C
ongo-Océan est le nom de la ligne de chemin de fer construite au début du siècle dernier pour relier Brazzaville à l’océan Atlantique, au prix de plusieurs milliers de morts dus au travail forcé. C’est en 1934, peu de temps avant l’inauguration que Lisa, fille d’un puissant propriétaire, part en promenade dans la brousse pour prendre des photos, à quelques jours de son accouchement. Alors qu’elle s’émerveille devant un couple de calao trompette dont le mâle vient nourrir sa femelle emmurée dans son nid afin de veiller sur leurs œufs, les accompagnateurs de Lisa abattent froidement l’animal. Dégoutée par tant de barbarie elle s’enfuit et tombe sur un étrange inconnu qui fait écouter de la musique aux animaux. Ce sera le point de départ d’une grande romance, digne des épopées hollywoodiennes à la Out of Africa.
Loïc Malnati est un auteur caméléon. Du style marqué Science-fiction (L’ancêtre programmé) ou Héroic-Fantasy (Mémoire du bamboo), au graphisme très classique des récits historiques à la Vécu, il adapte son art du dessin au sujet de ses albums, à son lectorat. Après la performance photo-réaliste d’Apocalypse, Malnati avait commencé à schématiser son graphisme pour Destin, avec des résonances assez pop flirtant avec la ligne claire. Pour Congo-Océan, il reprend ce style, mais le trait se fait volontairement plus gras, légèrement plus abimé et les couleurs plus crues, presque vulgaires, donnant à l’album une tonalité kitsch années 80 assez attachante.
Dès lors, la question se pose de savoir si la simplification du trait rend la narration plus lisible ? Vaste débat. Si l’on compare les deux extrêmes graphiques que sont Apocalypse et Congo-Océan, le duel va nettement en faveur de ce dernier dont la lecture est fluide et va directement à l’essentiel.
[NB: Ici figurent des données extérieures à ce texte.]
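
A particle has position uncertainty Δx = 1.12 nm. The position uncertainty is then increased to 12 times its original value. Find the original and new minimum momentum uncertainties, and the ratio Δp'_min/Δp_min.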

Cela permet aussi à Malnati de se concentrer sur son scénario et d'embarquer son lecteur dans une longue histoire de plus de cent vingt pages, où il dresse un portrait au vitriol de la société colonialiste du XXe siècle. Violente, raciste. Le raffinement des salons laisse place à la sauvagerie dès que pouvoir et profits sont en jeu.
Attention, schématisation du graphisme ne veut pas dire dessin au rabais. Certaines planches sont d’une grande beauté formelle et certaines cases sollicitent directement nos souvenirs documentaires, photographiques ou cinéphiles. Loïc Malnati a-t-il trouvé son style définitif, comme Emmanuel Guibert était passé peu à peu de l’académique Brune au graphisme si efficace de La guerre d’Alan ou de Le photographe ? Réponse à son prochain album.